I – História das origens do universo e da humanidade (1:1 – 11:32)
A.   A criação do universo e da vida (1:1 – 2:3)

Capítulo 1

Primeiro dia: A criação da Luz

3 Disse Deus[1]: Haja[2] luz; e houve luz. 4 E viu Deus que a luz era boa[3]; e fez separação entre a luz[4] e as trevas. 5 Chamou Deus à luz Dia e às trevas, Noite.
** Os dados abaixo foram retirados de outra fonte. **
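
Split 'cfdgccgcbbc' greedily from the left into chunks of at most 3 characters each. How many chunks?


'cfdgccgcbbc' has 11 characters.
Chunking with max size 3:
  Chunk 1: 'cfd' (positions 0-2)
  Chunk 2: 'gcc' (positions 3-5)
  Chunk 3: 'gcb' (positions 6-8)
  Chunk 4: 'bc' (positions 9-10)
Total chunks: ceil(11 / 3) = 4

4


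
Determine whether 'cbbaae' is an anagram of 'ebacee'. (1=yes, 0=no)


Sort characters of 'cbbaae': 'aabbce'
Sort characters of 'ebacee': 'abceee'
Sorted forms differ -> they are NOT anagrams
Result: 0

0


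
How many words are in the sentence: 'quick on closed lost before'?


Counting words by splitting on spaces:
  Word 1: 'quick'
  Word 2: 'on'
  Word 3: 'closed'
  Word 4: 'lost'
  Word 5: 'before'
Total words: 5

5


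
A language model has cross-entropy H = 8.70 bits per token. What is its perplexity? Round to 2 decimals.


Perplexity formula: PP = 2^H
H = 8.70
PP = 2^8.70
Decompose: 2^8.70 = 2^8 * 2^0.70
2^8 = 256, 2^0.70 ~ 1.6245048
PP ~ 256 * 1.6245048 = 415.8732288
Rounded to 2 decimals: 415.87

415.87


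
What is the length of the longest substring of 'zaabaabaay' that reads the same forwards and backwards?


Scanning 'zaabaabaay' for palindromic substrings.
Substring at positions 1-8: 'aabaabaa'.
Check: reverse('aabaabaa') = 'aabaabaa' -> palindrome confirmed.
Neighbouring characters ('z' / 'y') break symmetry, so it cannot extend further.
No longer palindromic substring exists; longest length = 8

8


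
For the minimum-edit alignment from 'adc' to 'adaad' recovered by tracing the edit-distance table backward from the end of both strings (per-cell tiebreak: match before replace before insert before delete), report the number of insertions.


Edit distance = 3. Backtracking from cell (3, 5) with preference match > replace > insert > delete,
then listing the resulting alignment 'adc' -> 'adaad' left to right:
  Step 1: keep 'a'
  Step 2: keep 'd'
  Step 3: insert 'a' [insertion #1]
  Step 4: insert 'a' [insertion #2]
  Step 5: replace c->d
Total insertions: 2

2


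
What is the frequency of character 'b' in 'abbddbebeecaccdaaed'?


Scanning 'abbddbebeecaccdaaed' for 'b':
  Position 1: 'b' -> MATCH (count: 1)
  Position 2: 'b' -> MATCH (count: 2)
  Position 5: 'b' -> MATCH (count: 3)
  Position 7: 'b' -> MATCH (count: 4)
Total occurrences of 'b': 4

4


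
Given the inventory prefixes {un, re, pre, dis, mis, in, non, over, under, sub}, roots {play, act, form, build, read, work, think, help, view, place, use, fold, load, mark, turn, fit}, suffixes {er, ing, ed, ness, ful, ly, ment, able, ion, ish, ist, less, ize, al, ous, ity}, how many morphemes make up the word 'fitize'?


Segmenting 'fitize' against the inventory:
  'fit' -> root (morpheme 1)
  'ize' -> suffix (morpheme 2)
Total morphemes: 2

2


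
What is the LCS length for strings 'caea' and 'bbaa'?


DP table for LCS of 'caea' and 'bbaa':
       b  b  a  a
    0  0  0  0  0
  c 0  0  0  0  0
  a 0  0  0  1  1
  e 0  0  0  1  1
  a 0  0  0  1  2
LCS: 'aa'
LCS length = 2

2


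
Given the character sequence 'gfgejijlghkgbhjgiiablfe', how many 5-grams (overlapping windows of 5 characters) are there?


String 'gfgejijlghkgbhjgiiablfe' has length L = 23.
Number of overlapping n-grams = L - n + 1
Substituting: 23 - 5 + 1 = 19

19


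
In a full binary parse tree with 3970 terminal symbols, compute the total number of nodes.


Leaf nodes (terminals): 3970
Internal nodes = n - 1 = 3970 - 1 = 3969
Total = leaves + internal = 3970 + 3969 = 7939

7939


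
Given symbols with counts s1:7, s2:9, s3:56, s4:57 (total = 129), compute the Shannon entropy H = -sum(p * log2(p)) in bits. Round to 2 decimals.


Computing entropy H = -sum(p_i * log2(p_i)):
  s1: p = 7/129 = 0.0543, -p*log2(p) = 0.2281
  s2: p = 9/129 = 0.0698, -p*log2(p) = 0.2680
  s3: p = 56/129 = 0.4341, -p*log2(p) = 0.5226
  s4: p = 57/129 = 0.4419, -p*log2(p) = 0.5207
H = sum of terms = 1.5394
Rounded to 2 decimals: 1.54

1.54


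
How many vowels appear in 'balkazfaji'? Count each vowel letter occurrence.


Scanning each character of 'balkazfaji':
  Position 1: 'b' -> consonant (running count: 0)
  Position 2: 'a' -> vowel (running count: 1)
  Position 3: 'l' -> consonant (running count: 1)
  Position 4: 'k' -> consonant (running count: 1)
  Position 5: 'a' -> vowel (running count: 2)
  Position 6: 'z' -> consonant (running count: 2)
  Position 7: 'f' -> consonant (running count: 2)
  Position 8: 'a' -> vowel (running count: 3)
  Position 9: 'j' -> consonant (running count: 3)
  Position 10: 'i' -> vowel (running count: 4)
Total vowels: 4

4


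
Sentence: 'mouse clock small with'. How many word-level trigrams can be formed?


Word trigrams from [4] words:
  Trigram 1: (mouse clock small)
  Trigram 2: (clock small with)
Total word trigrams: 4 - 2 = 2

2


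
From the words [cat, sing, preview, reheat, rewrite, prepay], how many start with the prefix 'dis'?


Checking each word for prefix 'dis':
  'cat' -> no (count: 0)
  'sing' -> no (count: 0)
  'preview' -> no (count: 0)
  'reheat' -> no (count: 0)
  'rewrite' -> no (count: 0)
  'prepay' -> no (count: 0)
Total with prefix 'dis': 0

0


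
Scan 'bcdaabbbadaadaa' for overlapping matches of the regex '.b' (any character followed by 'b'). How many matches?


Pattern: .b means any character followed by 'b'.
Scanning 'bcdaabbbadaadaa' position-by-position:
  Pos 0: window 'bc' -> no
  Pos 1: window 'cd' -> no
  Pos 2: window 'da' -> no
  Pos 3: window 'aa' -> no
  Pos 4: window 'ab' -> MATCH
  Pos 5: window 'bb' -> MATCH
  Pos 6: window 'bb' -> MATCH
  Pos 7: window 'ba' -> no
  Pos 8: window 'ad' -> no
  Pos 9: window 'da' -> no
  Pos 10: window 'aa' -> no
  Pos 11: window 'ad' -> no
  Pos 12: window 'da' -> no
  Pos 13: window 'aa' -> no
  Pos 14: window 'a' -> no
Total matches: 3

3


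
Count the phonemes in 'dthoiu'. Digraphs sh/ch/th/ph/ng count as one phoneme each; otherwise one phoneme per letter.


Parsing 'dthoiu' greedily, digraphs first:
  'd' -> consonant phoneme (phonemes so far: 1)
  'th' -> digraph (1 consonant phoneme) (phonemes so far: 2)
  'o' -> vowel phoneme (phonemes so far: 3)
  'i' -> vowel phoneme (phonemes so far: 4)
  'u' -> vowel phoneme (phonemes so far: 5)
Total phonemes: 5

5


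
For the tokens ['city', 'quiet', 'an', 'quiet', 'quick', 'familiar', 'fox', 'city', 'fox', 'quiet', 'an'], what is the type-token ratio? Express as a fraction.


Tokens: 11
Unique types: ('an', 'city', 'familiar', 'fox', 'quick', 'quiet') = 6
TTR = 6/11
Already in lowest terms.

6/11


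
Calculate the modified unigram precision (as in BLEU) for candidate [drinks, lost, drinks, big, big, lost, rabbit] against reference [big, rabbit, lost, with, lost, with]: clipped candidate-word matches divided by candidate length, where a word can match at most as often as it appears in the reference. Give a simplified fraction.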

Houve tarde e manhã, o primeiro dia[5].


[1] (1:3) Disse Deus..., hebr. vaiomer Elohiym

'Ōmer  no hebraico, é termo derivado de ‘āmar, que pode significar também, além de “dizer”, “falar”, “dizer consigo mesmo” (pensar), “pretender”, “intencionar” ou “ordenar”.

Esta primeira manifestação de Deus através da palavra, repete-se oito vezes na narrativa da criação enquanto expressão realizadora, dando à frase um significado teológico importante na revelação dos atributos de Iavé ao povo de Israel. Ao mesmo tempo coíbe toda e qualquer teoria que considere o universo auto-existente ou obra do acaso.

Ela apresenta Iavé totalmente envolvido na formação do universo, pois é através de sua Palavra que traz à existência as coisas que não existem (Hb. 11:3).  Além disso, “ordenar a existência” é a verbalização daquilo que pretende que venha a existir, sendo portanto conseqüência de sua vontade criadora. Assim, o que temos aqui é a realização daquilo que Deus planejou e quis fazer, caracterizando o seu cuidado em preparar adequadamente o ambiente em que viveria a humanidade. Podemos concluir ainda, que tal planejamento se concentrou em agrupar harmoniosamente cada substância, ou ainda cada molécula do universo, imprimindo na criação a marca de sua Sabedoria. Daí se dizer que “Deus conhece todas as coisas” e podemos afirmar que “com total conhecimento e experiência”, dado o grau de dependência que todas elas têm d’Ele para existir.

A expressão falada por Deus contudo não é mágica em si mesma. Ela não é realizadora por poder a ela inerente, mas sua capacidade de realização se origina na Vontade de Deus, a que tudo está subordinado e à qual nada pode se opor (Sl. 33:9). O poder realizador da palavra/vontade de Deus, voltará a ser tema durante o exílio babilônico, onde o profeta Isaías reafirma que Deus cumpre o que diz (Is. 46:9-11), e prospera para realização do que se propõe (Is. 55:10-11).

[2] (1:3) ... Haja... e houve...

Esta é uma das mais importantes revelações feitas pelo autor relativamente aos atributos de Deus: Seu poder realizador.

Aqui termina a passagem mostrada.